Robert Schrecengost, division director of hydrogen with carbon management, Department of Energy, highlighted the work of FECM and the DOE’s Office of Clean Energy Demonstrations (OCED), including the creation of  Regional Clean Hydrogen Hubs (H2Hubs). The H2Hubs includes up to $7 billion to establish as many as 10 regional clean hydrogen hubs across America. Clean hydrogen hubs are networks of hydrogen producers, consumers, and local connective infrastructure to accelerate the use of hydrogen as a clean energy carrier.
 
Strategies across government agencies include partnerships and incentives, explained Arthur Orton, deputy CLEEN program manager with the FAA. The Sustainable Flight National Partnership (SFNP) activities include not only looking at airframes, but electrification, and SAFs. For example, the transonic truss-braced wing is a unique design of the aircraft’s wings which reduces drag during flight and so reduces fuel consumption by up to 10 percent. NASA is testing this innovative configuration as an option for future airliners.
 
Moreover, the FAA’s Continuous Lower Energy, Emissions and Noise (CLEEN) program is developing certifiable aircraft and engine technologies that reduce noise and emissions while increasing fuel efficiency. Orton says one-to-one cost matching has resulted in a saving to the aviation industry 36.4 billion gallons of fuel by 2050, reducing airline costs by 72.8 billion dollars and lowering carbon dioxide emissions by 424 million metric tons.

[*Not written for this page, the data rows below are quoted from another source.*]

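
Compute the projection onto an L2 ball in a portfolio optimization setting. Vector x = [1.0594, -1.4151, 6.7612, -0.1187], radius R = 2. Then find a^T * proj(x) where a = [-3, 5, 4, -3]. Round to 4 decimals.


Step 1: Compute ||x|| (intermediates to 6 decimals).
||x|| = sqrt(1.0594^2 + (-1.4151)^2 + 6.7612^2 + (-0.1187)^2) = 6.989474
Step 2: Project.
Since ||x|| > R, scale = R/||x|| = 2/6.989474 = 0.286145, proj(x) = scale * x
proj(x) = [0.303142, -0.404924, 1.934684, -0.033965]
Step 3: Dot product.
a^T * proj(x) = -3*0.303142 + 5*(-0.404924) + 4*1.934684 - 3*(-0.033965) = 4.9066


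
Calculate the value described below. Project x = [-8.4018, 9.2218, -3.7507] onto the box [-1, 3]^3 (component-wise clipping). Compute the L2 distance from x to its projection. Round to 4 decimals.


Project each component onto [-1, 3].
clip(-8.4018) = -1.0, clip(9.2218) = 3.0, clip(-3.7507) = -1.0
Projection = [-1.0, 3.0, -1.0]
Squared diffs: [54.7866, 38.7108, 7.5664]
Distance = sqrt(101.0638) = 10.053


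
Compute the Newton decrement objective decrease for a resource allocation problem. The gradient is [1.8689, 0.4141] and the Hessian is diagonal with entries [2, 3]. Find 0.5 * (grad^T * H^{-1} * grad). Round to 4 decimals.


Step 1: H is diagonal, so H^(-1) * g = [0.9345, 0.138].
Step 2: g^T H^(-1) g = sum_i g_i^2 / H_ii
  = (1.8689)^2/2 + (0.4141)^2/3
  = 1.7464 + 0.0572 = 1.8036
Step 3: Objective decrease = 0.5 * g^T H^(-1) g = 0.9018


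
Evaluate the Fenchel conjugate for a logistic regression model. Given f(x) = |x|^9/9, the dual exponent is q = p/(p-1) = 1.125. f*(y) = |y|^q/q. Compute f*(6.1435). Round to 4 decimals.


The conjugate exponent q satisfies 1/p + 1/q = 1.
p = 9, so q = 9/(9 - 1) = 1.125
|y|^q = 6.1435^1.125 = 7.7085
f*(6.1435) = 7.7085 / 1.125 = 6.852


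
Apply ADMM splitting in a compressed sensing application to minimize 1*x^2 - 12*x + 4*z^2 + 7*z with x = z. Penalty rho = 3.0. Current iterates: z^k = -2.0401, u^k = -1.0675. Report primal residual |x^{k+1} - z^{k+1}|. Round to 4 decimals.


ADMM iteration with rho = 3.0, z^k = -2.0401, u^k = -1.0675
Step 1: x-update.
Minimize 1*x^2 - 12*x + (3.0/2)*(x + 2.0401 - 1.0675)^2
FOC: (2*1 + 3.0)*x = 12 + 3.0*(-2.0401 + 1.0675)
x^{k+1} = 1.8164
Step 2: z-update.
Minimize 4*z^2 + 7*z + (3.0/2)*(1.8164 - z - 1.0675)^2
FOC: (2*4 + 3.0)*z = -7 + 3.0*(1.8164 - 1.0675)
z^{k+1} = -0.4321
Step 3: u-update.
u^{k+1} = -1.0675 + 1.8164 + 0.4321 = 1.181
Step 4: Primal residual = |1.8164 + 0.4321| = 2.2485


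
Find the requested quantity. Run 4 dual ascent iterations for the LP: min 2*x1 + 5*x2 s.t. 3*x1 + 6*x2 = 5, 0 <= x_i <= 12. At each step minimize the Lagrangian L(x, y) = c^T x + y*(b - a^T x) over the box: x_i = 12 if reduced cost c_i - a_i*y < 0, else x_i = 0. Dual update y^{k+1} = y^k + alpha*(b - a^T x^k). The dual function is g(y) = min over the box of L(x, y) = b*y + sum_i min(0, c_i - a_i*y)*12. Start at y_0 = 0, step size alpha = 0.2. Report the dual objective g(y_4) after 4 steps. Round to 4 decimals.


Dual ascent for LP: min 2*x1 + 5*x2, 3*x1 + 6*x2 = 5, 0 <= x_i <= 12
Step 1: y^k = 0.0, reduced costs: (2.0, 5.0)
  x^k = (0.0, 0.0), subgradient = b - a^T x = 5.0
  y^{k+1} = 0.0 + 0.2*5.0 = 1.0
Step 2: y^k = 1.0, reduced costs: (-1.0, -1.0)
  x^k = (12.0, 12.0), subgradient = b - a^T x = -103.0
  y^{k+1} = 1.0 + 0.2*-103.0 = -19.6
Step 3: y^k = -19.6, reduced costs: (60.8, 122.6)
  x^k = (0.0, 0.0), subgradient = b - a^T x = 5.0
  y^{k+1} = -19.6 + 0.2*5.0 = -18.6
Step 4: y^k = -18.6, reduced costs: (57.8, 116.6)
  x^k = (0.0, 0.0), subgradient = b - a^T x = 5.0
  y^{k+1} = -18.6 + 0.2*5.0 = -17.6
Dual objective at y_4 = -17.6: reduced costs (54.8, 110.6), box minimizer x = (0.0, 0.0)
g(y_4) = b*y + (c1 - a1*y)*x1 + (c2 - a2*y)*x2 = 5*(-17.6) + 54.8*0.0 + 110.6*0.0 = -88.0 + 0.0 + 0.0 = -88.0


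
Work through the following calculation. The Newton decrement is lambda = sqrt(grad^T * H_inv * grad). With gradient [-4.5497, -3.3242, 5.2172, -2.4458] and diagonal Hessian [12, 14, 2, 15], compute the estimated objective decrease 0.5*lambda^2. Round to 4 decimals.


Step 1: H is diagonal, so H^(-1) * g = [-0.3791, -0.2374, 2.6086, -0.1631].
Step 2: g^T H^(-1) g = sum_i g_i^2 / H_ii
  = (-4.5497)^2/12 + (-3.3242)^2/14 + (5.2172)^2/2 + (-2.4458)^2/15
  = 1.725 + 0.7893 + 13.6096 + 0.3988 = 16.5227
Step 3: Objective decrease = 0.5 * g^T H^(-1) g = 8.2613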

Under CLEEN Phase III, the FAA works with six industry partners. General Electric Aviation, for example, is on its third award since 2010. GE and the U.S. FAA will invest nearly $55 million over five years on work that includes open fan engine architecture. This strategy has fan blades that are not enclosed by a fan case. Open fans increase air flow, which could create greater propulsive efficiency for future aircraft engine applications.

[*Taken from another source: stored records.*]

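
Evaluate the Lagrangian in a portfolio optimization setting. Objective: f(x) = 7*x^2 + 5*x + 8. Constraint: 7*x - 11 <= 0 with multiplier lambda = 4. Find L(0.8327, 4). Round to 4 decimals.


Step 1: Evaluate f(x).
f(0.8327) = 7*0.8327^2 + 5*0.8327 + 8 = 17.0172
Step 2: Evaluate g(x).
g(0.8327) = 7*0.8327 - 11 = -5.1711
Step 3: Compute Lagrangian.
L = 17.0172 + 4*-5.1711 = -3.6672


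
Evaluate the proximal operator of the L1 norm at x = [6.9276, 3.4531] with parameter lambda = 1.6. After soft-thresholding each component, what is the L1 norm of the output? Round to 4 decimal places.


Soft-thresholding with lambda = 1.6:
prox(6.9276) = sign(6.9276)*max(|6.9276| - 1.6, 0) = 5.3276
prox(3.4531) = sign(3.4531)*max(|3.4531| - 1.6, 0) = 1.8531
prox(x) = [5.3276, 1.8531]
||prox(x)||_1 = 5.3276 + 1.8531 = 7.1807


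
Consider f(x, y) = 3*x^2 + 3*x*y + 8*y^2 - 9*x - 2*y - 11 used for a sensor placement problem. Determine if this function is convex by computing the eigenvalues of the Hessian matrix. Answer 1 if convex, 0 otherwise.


The Hessian of f(x,y) = 3*x^2 + 3*x*y + 8*y^2 - 9*x - 2*y - 11 is:
H = [[6, 3], [3, 16]]
Trace = 6 + 16 = 22
Determinant = 6*16 - (3)^2 = 87
Discriminant = (22)^2 - 4*87 = 136.0
Eigenvalues: lambda_1 = 5.169, lambda_2 = 16.831
The function is convex.

1


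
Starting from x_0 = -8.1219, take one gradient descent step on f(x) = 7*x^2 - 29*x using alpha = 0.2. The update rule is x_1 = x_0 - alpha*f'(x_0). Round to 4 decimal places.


We compute the gradient at x_0 and apply the update.
f'(x) = 14*x - 29
f'(-8.1219) = 14*-8.1219 - 29 = -142.7066
x_1 = -8.1219 - 0.2*-142.7066 = 20.4194


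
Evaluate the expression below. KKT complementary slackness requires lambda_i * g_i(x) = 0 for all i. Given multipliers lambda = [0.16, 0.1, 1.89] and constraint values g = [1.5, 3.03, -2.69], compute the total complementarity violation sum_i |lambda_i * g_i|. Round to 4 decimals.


KKT complementary slackness check:
lambda_1 * g_1 = 0.16 * 1.5 = 0.24
lambda_2 * g_2 = 0.1 * 3.03 = 0.303
lambda_3 * g_3 = 1.89 * -2.69 = -5.0841
Total violation = 0.24 + 0.303 + 5.0841 = 5.6271


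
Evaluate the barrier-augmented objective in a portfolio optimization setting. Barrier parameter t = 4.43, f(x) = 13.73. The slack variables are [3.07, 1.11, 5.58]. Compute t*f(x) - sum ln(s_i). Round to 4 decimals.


Step 1: Compute log-barrier.
ln values: [1.1217, 0.1044, 1.7192]
phi = -(1.1217 + 0.1044 + 1.7192) = -2.9452
Step 2: Compute augmented objective.
t*f(x) = 4.43*13.73 = 60.8239
Total = 60.8239 - 2.9452 = 57.8787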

Looking at the Aviation Sustainability Center (ASCENT) research funded by FAA, NASA, the Department of Defense, Transport Canada, and the Environmental Protection Agency and co-led by Washington State University and the Massachusetts Institute of Technology, project 1 has built a set of decision support tools. One of these tools is a set of harmonized techno-economic analyses (TEAs) for the certified SAF pathways. Recently, these TEA tools were used to assess possible scenarios for the Sustainable Skies Act to be enacted and its impact on potential SAF fuel prices.

Finally, the Sustainable Aviation Fuels (FAST-SAF) and Low-Emission Aviation Technologies (FAST-Tech) Grant Program aim to accelerate the production and use of SAF and to accelerate the development and demonstration of low-emission aviation technologies. And the Sustainable Aviation Fuel (SAF) Grand Challenge includes work with feedstock, supply chain, policies, and communication of progress.

One project is to enable alcohol-to-jet and coprocessing pathways. Activities under this workstream focus on improving the carbon intensity of existing corn ethanol facilities through carbon-smart technologies and agricultural practices. Additionally, dramatic improvements in water balances and energy intensity of the ATJ process are possible through development of water-tolerant catalysts and advanced separation technologies. The utilization of bio-derived intermediates in existing capital assets may also contribute to the 2030 production goal.

Cathy Cecere is membership content program manager.